20200110 新年おめでとうございます

表題のとおりです。遅ればせながら...

それにしても気色の悪い数字の並びじゃないですか「20200110」ってなんなの。

 

年が明けてからは大道芸に稽古に資料作りにと、映画や本にエネルギーを向ける余地がほぼなく、空いた時間はぼやっとするか趣味の書きもの(オフラインでの書きものもしているんですね、これが)に力を向ける程度でした。オフィシャル...というかパブリックというか、外に向けるリソースがバカみたいに早く限界を迎えるので、10日も過ぎてからの新年のご挨拶と相成りました。旧年中はお世話になりました。本年もよろしくお願い致します。

 

それにしても書くことがなにもない。だいたい、何か見聞きしたことがないと、途端にキーボードを叩くリズムがのろのろとしてしまう。日々のあれこれなど、本当にめったに書く気がしないし、ここ一週間なにかあったかな...と記憶を手繰っても「無」に囲まれるだけです。

 

そんな性分だからか、たまに人の日記を読みたくなるものです。
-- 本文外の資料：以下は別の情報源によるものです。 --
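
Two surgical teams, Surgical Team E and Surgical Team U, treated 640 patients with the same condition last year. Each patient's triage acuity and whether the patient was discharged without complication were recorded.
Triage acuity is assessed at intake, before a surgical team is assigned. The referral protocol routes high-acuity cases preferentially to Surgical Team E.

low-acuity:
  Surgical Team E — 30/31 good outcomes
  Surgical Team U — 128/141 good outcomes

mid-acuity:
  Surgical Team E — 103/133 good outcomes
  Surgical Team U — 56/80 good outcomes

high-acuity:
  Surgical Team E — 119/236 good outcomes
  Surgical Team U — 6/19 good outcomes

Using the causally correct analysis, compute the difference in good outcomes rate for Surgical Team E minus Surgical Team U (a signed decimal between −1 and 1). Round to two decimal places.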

古くは荷風散人『断腸亭日乗』(東京、それも荷風の行動範囲と重なるエリアに移ってきたのだから川本三郎荷風と東京–– 「断腸亭日乗」 私注』と合わせて読みたいですね)や、安定の川上弘美『東京日記』に、普段の画風と違ってゆるめの絵日記が愛らしい山口晃『すゞしろ日記』、とある編集者が推薦していたきっかけで読んだ、壇蜜壇蜜日記』(いつの間にやら4巻目を数えていた)も、格式高く面白いです。ウェブ上のものでは、ちょうど一年前にも書いた、唐木元さんの日記が好きですね。

 


最近おもしろいのはこちら。「・・・・・・・・・」運営陣がサポートする「RAY」のメンバー内山さんの日記。気取った表現があるわけでもなく、綴られているのはありきたりな"日常"なのですが、一行か二行ごと端的に描写される一日のワンシーンの連なりの余白に、ちょっとした想念や回想がインサートされるとき、ごくちいさく弾むようにして日々の時間にアクセントがついて心地よい。平坦にみえる毎日の肌理を感じる瞬間です。特に結論めいた何かがあるわけでもない、それこそ文章をただ読む快さを味わえる、いい日記です。

lineblog.me

 

では自分が日記をやるか、というと先述の通り、特にやる気はしないのでして。
しかしまあ、試みに今日の一日を記して、お別れにしましょう。では、また。

 

 

 

2020年1月10日(金) 晴

 

AM9:30 起床。排泄して線香をあげ、バナナとみかんを朝食に採る。みかんはひどく不出来で味がしないばかりか種まで入っていた。バナナも下のほうがグジュグジュである。

 

AM10:00 午後からの大道芸に備えて支度。今年から始めた大道芸のメモを振り返って、今日試すことをリストアップ。といってもひとつだけである。観客に近づいてもらうためのきっかけのポイントをズラすこと。iPadの充電も忘れてはならない。

 

AM11:30 今週は稽古続きで昼食が取れない日が多かったので、なんとしても食べるぞという意志で、2日くらい残っているマグロのアラを煮付けたやつをおかずに白飯。

 

PM12:29 地下鉄乗車。

 

PM12:50 上野公園五條天神社前に到着。道すがらのゴッホ展がとんでもない行列。これはと思い期待するが、こちらの人通りはさほどならず。いそいそと準備を終えて、さあいくぞとスタートをきったものの、たいへんにきびしい。のんびりとした昼下がりの公園。行く人の足はゆっくりとして、外国人観光客や学生はときおり立ち止まって写真を撮っている。しかしその目の前には、脳内で状況の高速処理をほどこしつつ、特にそれが有効にアウトプットされる様子もなく、いたずらに道具を高く放り投げるだけのジャグラーがいる。誰とも目が合わないな、と男は考えている。

 

PM16:30 修業を終え、帰宅。白菜と豚肉のミルフィーユ鍋を仕込む。

 

PM18:00 寺門ジモンの「取材拒否の店」をTVerで見ながらミルフィーユ鍋を食べる。取材拒否された店は店内外に至るまでモザイク処理を施され、手がかりはないかに思えるがそこはインターネット、ちょっと検索するとすぐにまとめ記事が見つかってしまう。
食べログにいくつかブックマークした。

 

PM 20:00 友人たちに、どうでもいいメッセージとそうでないメッセージを複数送る。

 

PM 21:00 映画のチケットを取る。

 

PM 22:30 ブログ編集画面を開いた。これを書き終えたら、本は読まずに適当な音楽を聴いて、と友人からメッセージの返信。Floating PointsのDJセットの音源がアップされていることについてであった。